22日深夜放送、フジテレビ「村上信五とスポーツの神様たち」では、元サッカー日本代表・武田修宏氏やお笑い芸人・ヒデ(ペナルティ)をゲストに招き、一見“ラッキーゴール”と思われてしまう、通称「ごっつぁんゴール」の裏に隠された選手の技術や努力を伝えた。

「もともと“ごっつぁんゴール”というのは、高校サッカー選手権の第62回大会で、僕が1年生で得点王になった時に、ゴール前の“ごっつぁんゴール”ってところからはじまった。まだプロがない時代」

こう切り出した武田氏は、“ごっつぁんゴール”のルーツは自分にあるとアピール、番組のブレーンで様々なスポーツに精通する色摩茂雄氏も「まだ日本サッカーに“オフ・ザ・ボール”という言葉がなかった時、僕らもボールを追っかけて見てましたし。もしかしたら日本サッカーの選手自体も、ボールのない動きが浸透してなかった時代。もう10年遅く武田さんが生まれてきてたら、それこそ“ゴールの嗅覚があるストライカー”って言われていたかも」と同調した。

すると、番組では、過去の“名ごっつぁんゴール”を紹介。まずは、マイアミの奇跡(1996年のアトランタ五輪:日本対ブラジル)と呼ばれる日本の勝利から、後半27分に伊東輝悦が決めた歴史的な一撃を挙げた。

このゴールは、ブラジルのゴールキーパーとディフェンダーが交錯し、転がってきたボールを伊東が押し込む格好となったが、武田氏は「あそこに走ってることがすごい」と絶賛。ヒデも「実際に、あのスプリントは13秒、80mを一気に走って狙ってた」などと“狙ったゴール”であったことを力説した。

また、過去の“ごっつぁんゴール”に5段階評価をつけた同番組は、2016年3月、サンフレッチェ広島・佐藤寿人が、名古屋グランパス戦で決めたゴールに満点評価を与えた。この時のゴールは、ミキッチの折り返したボールを柴崎晃誠がシュートするも、ゴール前にいた佐藤に当たってボールの軌道が変わったというものだ。
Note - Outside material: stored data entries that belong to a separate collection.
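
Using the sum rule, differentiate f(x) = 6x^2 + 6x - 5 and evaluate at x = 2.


Differentiate term by term using power and sum rules:
f(x) = 6x^2 + 6x - 5
f'(x) = 12x + 6
Substitute x = 2:
f'(2) = 12 * 2 + 6
= 24 + 6
= 30

30


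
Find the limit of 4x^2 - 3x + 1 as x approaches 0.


Since polynomials are continuous, we use direct substitution.
lim(x->0) of 4x^2 - 3x + 1
= 4 * 0^2 - 3 * 0 + 1
= 0 + 0 + 1
= 1

1


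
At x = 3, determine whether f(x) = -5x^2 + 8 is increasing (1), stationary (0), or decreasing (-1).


Compute f'(x) to determine behavior:
f'(x) = -10x
f'(3) = -10 * 3 + 0
= -30 + 0
= -30
Since f'(3) < 0, the function is decreasing (-1)

-1


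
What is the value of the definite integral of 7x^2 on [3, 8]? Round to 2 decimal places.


Find the antiderivative of 7x^2:
F(x) = 7/3 * x^3
Apply the Fundamental Theorem of Calculus:
F(8) - F(3)
= 7/3 * 8^3 - 7/3 * 3^3
= 7/3 * (512 - 27)
= 7/3 * 485
= 3395/3 ≈ 1131.67

1131.67


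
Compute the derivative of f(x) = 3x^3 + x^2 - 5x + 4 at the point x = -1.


Differentiate f(x) = 3x^3 + x^2 - 5x + 4 term by term:
f'(x) = 9x^2 + 2x - 5
Substitute x = -1:
f'(-1) = 9 * (-1)^2 + 2 * (-1) - 5
= 9 - 2 - 5
= 2

2


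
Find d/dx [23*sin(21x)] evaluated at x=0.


Apply the chain rule to differentiate 23*sin(21x):
d/dx [23*sin(21x)]
= 23 * cos(21x) * d/dx(21x)
= 23 * 21 * cos(21x)
= 483 * cos(21x)
Evaluate at x = 0:
= 483 * cos(0)
= 483 * 1
= 483

483


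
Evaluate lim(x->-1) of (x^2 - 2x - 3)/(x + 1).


Direct substitution gives 0/0, so we factor the numerator.
Factor: (x^2 - 2x - 3) = (x + 1)(x - 3)
Cancel the common factor (x + 1):
(x^2 - 2x - 3)/(x + 1) = (x - 3)
Now substitute x = -1:
= (-1) - (3) = -4

-4


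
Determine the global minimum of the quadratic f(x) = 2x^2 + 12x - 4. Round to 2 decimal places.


For a quadratic f(x) = ax^2 + bx + c with a > 0, the minimum is at the vertex.
Vertex x-coordinate: x = -b/(2a)
x = -(12) / (2 * 2)
x = -12/4 = -3
Substitute back to find the minimum value:
f(-3) = 2 * (-3)^2 + 12 * (-3) - 4
= 18 - 36 - 4
= -22 = -22.00

-22.00


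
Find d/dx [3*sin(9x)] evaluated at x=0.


Apply the chain rule to differentiate 3*sin(9x):
d/dx [3*sin(9x)]
= 3 * cos(9x) * d/dx(9x)
= 3 * 9 * cos(9x)
= 27 * cos(9x)
Evaluate at x = 0:
= 27 * cos(0)
= 27 * 1
= 27

27


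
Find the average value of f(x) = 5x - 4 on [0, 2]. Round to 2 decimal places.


Average value = 1/(b-a) * integral from a to b of f(x) dx
First compute the integral of 5x - 4:
F(x) = (5/2)x^2 - 4x
F(2) = 5/2 * 4 - 4 * 2 = 2
F(0) = 5/2 * 0 - 4 * 0 = 0
Integral = 2 - 0 = 2
Average = 2 / (2 - 0) = 2 / 2
= 1 = 1.00

1.00


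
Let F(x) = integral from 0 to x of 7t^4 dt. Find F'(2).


By the Fundamental Theorem of Calculus (Part 1):
If F(x) = integral from 0 to x of f(t) dt, then F'(x) = f(x)
Here f(t) = 7t^4
So F'(x) = 7x^4
Evaluate at x = 2:
F'(2) = 7 * 2^4
= 7 * 16
= 112

112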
村上は「神様に愛されたゴール」と形容したが、武田氏は「あそこにくると思って、あそこでコースを変えようという考えでポジショニングとってます」とキッパリ。佐藤本人も「当たった瞬間に僕のゴール(当初は、柴崎のゴールとアナウンスされた)だと思った」と語っていたという。

「ワンシーズンでいい動きをして結果が0点と、どんな下手な動きでも15点獲ったとなったら、15点獲ったほうが評価される」などと、FWの真髄を語った武田氏は「賞賛されるか、罵倒されるか、どっちか」とも。

“ごっつぁんゴール”については、ヒデから「“ここに(ボールが)こぼれてくるかも?”という感覚?」と訊かれると、「右足の力が強い選手がシュート打った場合、ダフったらこっちにくるなとか、身長の高い選手が競ったら、裏に流れちゃうなとか。一瞬の判断だったり、選手のデータだったり」と答えた武田氏。「一瞬のひらめき」が大切としながらも、「常に点を獲るためにどうするのか。周りをうまく使いながら選手を見ながら考えます」と続けた。